Abstract Red hot exciton emitters with high exciton utilization efficiencies (EUEs) are scarce. Herein, three red emitters, 2TPA, TPAPXZ, and TPAPXZCN, are designed and synthesized. These emitters have large rigid structures and large spin‐orbit coupling between the high‐lying triplet and adjacent singlet states. Photophysical studies show that these emitters exhibit anti‐Kasha high‐lying triplet emissions. Moreover, the MADN host is doped with 5 wt.% of these emitters, which inhibits the internal conversion (IC) rate ( k IC Tn ∼ 10 8 s −1 ) of the high‐lying triplet state, making it similar to the high‐lying reverse intersystem crossing (hRISC) rate ( k hRISC ∼ 10 8 s −1 ).
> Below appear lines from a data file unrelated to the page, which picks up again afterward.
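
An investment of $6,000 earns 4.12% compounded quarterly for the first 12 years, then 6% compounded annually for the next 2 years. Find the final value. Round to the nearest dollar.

Phase 1: 6,000·(1 + 0.0103)^48 ≈ 9,812.2407.
Phase 2: 9,812.2407·(1 + 0.06)^2 ≈ 11,025.0337.

$11,025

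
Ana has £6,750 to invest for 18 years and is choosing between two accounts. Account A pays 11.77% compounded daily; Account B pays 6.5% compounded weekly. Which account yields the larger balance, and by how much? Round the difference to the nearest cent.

A: (1 + 0.1177/365)^6570 ≈ 8.3166413168, so 6,750 × 8.3166413168 ≈ 56,137.3289.
B: (1 + 0.00125)^936 ≈ 3.2196393778, so 6,750 × 3.2196393778 ≈ 21,732.5658.
Difference ≈ 34,404.7631 in favor of A.

Account A, by £34,404.76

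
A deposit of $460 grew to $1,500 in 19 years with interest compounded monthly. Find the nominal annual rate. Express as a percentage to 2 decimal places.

6.24%

The 228-period growth factor is 1,500/460 = 3.26087.
r/12 = 3.26087^(1/228) − 1 ≈ 0.00519764, so r ≈ 12·0.00519764 = 6.23717%.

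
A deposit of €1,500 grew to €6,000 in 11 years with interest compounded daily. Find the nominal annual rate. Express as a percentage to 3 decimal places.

(1 + r/365)^4015 = 6,000/1,500 = 4.
1 + r/365 = 4^(1/4015) ≈ 1.000345, so r/365 ≈ 0.000345338.
r ≈ 365·0.000345338 = 12.60485%.

12.605%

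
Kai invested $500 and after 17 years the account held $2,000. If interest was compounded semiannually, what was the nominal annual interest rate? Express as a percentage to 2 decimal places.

(1 + r/2)^34 = 2,000/500 = 4.
1 + r/2 = 4^(1/34) ≈ 1.041616, so r/2 ≈ 0.041616.
r ≈ 2·0.041616 = 8.32320%.

8.32%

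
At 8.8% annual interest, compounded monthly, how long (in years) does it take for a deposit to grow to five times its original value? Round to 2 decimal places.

18.36 years

(1 + 0.00733333)^(12t) = 5.
12t = ln 5 / ln(1 + 0.00733333) ≈ 1.6094/0.00730658 ≈ 220.2725.
t ≈ 18.3560.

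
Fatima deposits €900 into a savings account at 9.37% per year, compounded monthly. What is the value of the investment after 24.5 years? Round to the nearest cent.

€8,858.46

Periodic rate = 9.37%/12 = 0.00780833; periods = 12·24.5 = 294.
A = 900·(1 + 0.0937/12)^294 ≈ 900·9.842736614 ≈ 8,858.4630.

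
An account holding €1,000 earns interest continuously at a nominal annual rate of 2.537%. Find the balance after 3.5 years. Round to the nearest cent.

A = P·e^(rt) = 1,000·e^(0.02537·3.5) = 1,000·e^0.088795.
e^0.088795 ≈ 1.092856598, so A ≈ 1,092.8566.

€1,092.86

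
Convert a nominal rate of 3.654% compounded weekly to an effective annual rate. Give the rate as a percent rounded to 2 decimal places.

3.72%

EAR = (1 + 3.654%/52)^52 − 1 = (1 + 0.000702692)^52 − 1.
(1 + 0.000702692)^52 ≈ 1.037202, so EAR ≈ 3.72025%.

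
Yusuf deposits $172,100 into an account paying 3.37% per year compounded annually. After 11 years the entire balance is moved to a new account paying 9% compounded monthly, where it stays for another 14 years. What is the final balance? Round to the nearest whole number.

Phase 1: 172,100·(1 + 0.0337)^11 ≈ 247,810.9824.
Phase 2: 247,810.9824·(1 + 0.0075)^168 ≈ 869,540.3865.

$869,540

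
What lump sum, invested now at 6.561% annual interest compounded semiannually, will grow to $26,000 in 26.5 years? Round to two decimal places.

Periodic rate = 6.561%/2 = 0.032805; 53 periods.
P = 26,000/(1 + 0.032805)^53 ≈ 26,000/5.5331390387 ≈ 4,698.9602.

$4,698.96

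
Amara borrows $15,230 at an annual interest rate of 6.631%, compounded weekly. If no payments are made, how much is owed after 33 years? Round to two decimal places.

Periodic rate = 6.631%/52 = 0.00127519; periods = 52·33 = 1716.
A = 15,230·(1 + 0.06631/52)^1716 ≈ 15,230·8.90698658153 ≈ 135,653.4056.

$135,653.41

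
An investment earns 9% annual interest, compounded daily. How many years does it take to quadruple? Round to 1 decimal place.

15.4 years

(1 + 0.000246575)^(365t) = 4.
365t = ln 4 / ln(1 + 0.000246575) ≈ 1.3863/0.000246545 ≈ 5622.8869.
t ≈ 15.4052.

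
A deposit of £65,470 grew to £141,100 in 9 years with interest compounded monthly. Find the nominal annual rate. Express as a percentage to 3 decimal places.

8.562%

(1 + r/12)^108 = 141,100/65,470 = 2.15519.
1 + r/12 = 2.15519^(1/108) ≈ 1.007135, so r/12 ≈ 0.00713531.
r ≈ 12·0.00713531 = 8.56237%.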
It provides a basis for doped devices to achieve high EUEs. Using 2TPA, TPAPXZ, and TPAPXZCN as emissive layers, the doped devices achieve red emission with emission peaks at 628, 626, and 647 nm, respectively. Notably, these devices achieve high EUEs of 43.9%, 81.0%, and 62.6%, respectively. To this knowledge, the EUE of these devices is among the highest values reported for hot exciton material devices. This study provides a novel approach for addressing low EUEs of hot exciton materials and improving their design strategies.